Scientific Name: Agave geminiflora (Tagl.) Ker Gawl.
Synonyms: Littaea geminiflora (basionym)
Common Names: Twin Flowered Agave
It thrives best in full sun to light shade. A south or south-east facing window works great.
It prefers to grow in well-drained soil. Use standard succulent or cacti potting mix.
It prefers warm spring and summer temperatures 70ºF/21ºC – 90ºF/32ºC and cooler fall and winter temperatures 50ºF/10ºC – 60ºF/15ºC.
In spring, water this plant when the top inch of soil is totally dry. Don’t let the soil become completely dry. In the winter and fall, when growth is suspended, water very lightly.
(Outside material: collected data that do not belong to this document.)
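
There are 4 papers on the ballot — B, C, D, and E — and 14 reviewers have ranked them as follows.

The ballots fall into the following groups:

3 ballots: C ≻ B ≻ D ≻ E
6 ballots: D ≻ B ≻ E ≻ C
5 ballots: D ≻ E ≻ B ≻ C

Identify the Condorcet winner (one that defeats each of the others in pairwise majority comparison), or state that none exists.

D

Head-to-head results (14 voters total):
B vs C: B wins 11–3.
B vs D: D wins 11–3.
B vs E: B wins 9–5.
C vs D: D wins 11–3.
C vs E: E wins 11–3.
D vs E: D wins 14–0.
D beats each rival — B (11–3), C (11–3), E (14–0) — so D is the Condorcet winner.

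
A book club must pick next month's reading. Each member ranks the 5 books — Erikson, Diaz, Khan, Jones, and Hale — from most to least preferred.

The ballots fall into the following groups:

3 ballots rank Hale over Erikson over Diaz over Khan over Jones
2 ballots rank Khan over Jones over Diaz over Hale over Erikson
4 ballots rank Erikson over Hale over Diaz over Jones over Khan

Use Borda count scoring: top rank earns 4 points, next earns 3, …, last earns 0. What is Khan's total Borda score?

11

Borda scores:
  Erikson: 3·3 + 2·0 + 4·4 = 25
  Diaz: 3·2 + 2·2 + 4·2 = 18
  Khan: 3·1 + 2·4 + 4·0 = 11
  Jones: 3·0 + 2·3 + 4·1 = 10
  Hale: 3·4 + 2·1 + 4·3 = 26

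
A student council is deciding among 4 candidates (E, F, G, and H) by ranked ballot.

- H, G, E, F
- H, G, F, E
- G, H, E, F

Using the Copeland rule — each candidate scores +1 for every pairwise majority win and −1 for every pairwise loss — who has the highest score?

H

Pairwise results:
  E vs F: E wins 2–1.
  E vs G: G wins 3–0.
  E vs H: H wins 3–0.
  F vs G: G wins 3–0.
  F vs H: H wins 3–0.
  G vs H: H wins 2–1.
Copeland scores (wins − losses):
  E: 1 − 2 = -1
  F: 0 − 3 = -3
  G: 2 − 1 = 1
  H: 3 − 0 = 3
H has the best Copeland score.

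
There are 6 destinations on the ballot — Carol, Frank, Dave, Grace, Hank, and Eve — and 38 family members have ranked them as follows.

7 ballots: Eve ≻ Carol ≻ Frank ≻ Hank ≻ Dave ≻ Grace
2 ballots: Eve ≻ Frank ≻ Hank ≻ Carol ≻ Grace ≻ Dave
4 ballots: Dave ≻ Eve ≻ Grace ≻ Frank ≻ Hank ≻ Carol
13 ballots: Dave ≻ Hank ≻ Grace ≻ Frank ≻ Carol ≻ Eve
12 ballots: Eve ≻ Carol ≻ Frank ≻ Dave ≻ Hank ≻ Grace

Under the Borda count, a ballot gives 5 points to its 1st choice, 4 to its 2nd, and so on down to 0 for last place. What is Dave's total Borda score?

Borda scores:
  Carol: 7·4 + 2·2 + 4·0 + 13·1 + 12·4 = 93
  Frank: 7·3 + 2·4 + 4·2 + 13·2 + 12·3 = 99
  Dave: 7·1 + 2·0 + 4·5 + 13·5 + 12·2 = 116
  Grace: 7·0 + 2·1 + 4·3 + 13·3 + 12·0 = 53
  Hank: 7·2 + 2·3 + 4·1 + 13·4 + 12·1 = 88
  Eve: 7·5 + 2·5 + 4·4 + 13·0 + 12·5 = 121

116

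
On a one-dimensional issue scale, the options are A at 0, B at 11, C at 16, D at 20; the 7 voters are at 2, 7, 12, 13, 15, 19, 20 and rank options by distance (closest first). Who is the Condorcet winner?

With single-peaked preferences on a line, the Condorcet winner is the candidate closest to the median voter.
The median voter (position 13) is closest to B at 11.
Check: B vs D — voters closer to B: 5 of 7.

B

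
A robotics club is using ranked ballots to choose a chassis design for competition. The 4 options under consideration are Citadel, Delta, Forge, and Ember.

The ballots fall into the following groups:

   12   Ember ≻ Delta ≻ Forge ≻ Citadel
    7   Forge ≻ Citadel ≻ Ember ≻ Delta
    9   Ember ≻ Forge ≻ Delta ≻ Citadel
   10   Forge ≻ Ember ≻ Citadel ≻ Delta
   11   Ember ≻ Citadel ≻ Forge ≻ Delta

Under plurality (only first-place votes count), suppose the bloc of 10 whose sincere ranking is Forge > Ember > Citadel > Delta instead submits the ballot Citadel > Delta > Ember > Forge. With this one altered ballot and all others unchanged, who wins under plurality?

Ember

First-place totals with the altered ballot: Citadel 10, Delta 0, Forge 7, Ember 32.
The winner is unchanged: still Ember.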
Too much water can cause root rot or cause the leaves to become pale and flop.
Fertilize with a standard liquid fertilizer every two weeks during spring and summer. Do not feed during fall and winter.
It can be easily propagated from offshoots which is the fastest and most reliable method of agave plant production. Agave plants put out offshoots from the base of the mother plants that are easily removed to begin a new plant. Growing agave from seed produces a large number of plants quickly. A moist, sterile soil mix containing equal parts perlite and sphagnum peat is ideal for germinating seeds in a warm location with indirect light. The soil must stay lightly moist until the plants are established. A clear plastic covering helps keep the soil moist during the two to three weeks until the seeds sprout, then a daily misting keeps the seedlings moist until ready to transplant.
Pests and Diseases:
It has no serious pest or disease problems. Watch for mealybugs and scale.
Agave gemiflora is one of the most adaptable agaves of all agaves growing well in full sun to shade as long as it is not heavy shade. They do require a well drained soil and in all but the driest conditions require little to no water.
Frost and extreme cold can be overcome by growing in pots or containers and overwintering indoors or similar sheltered position.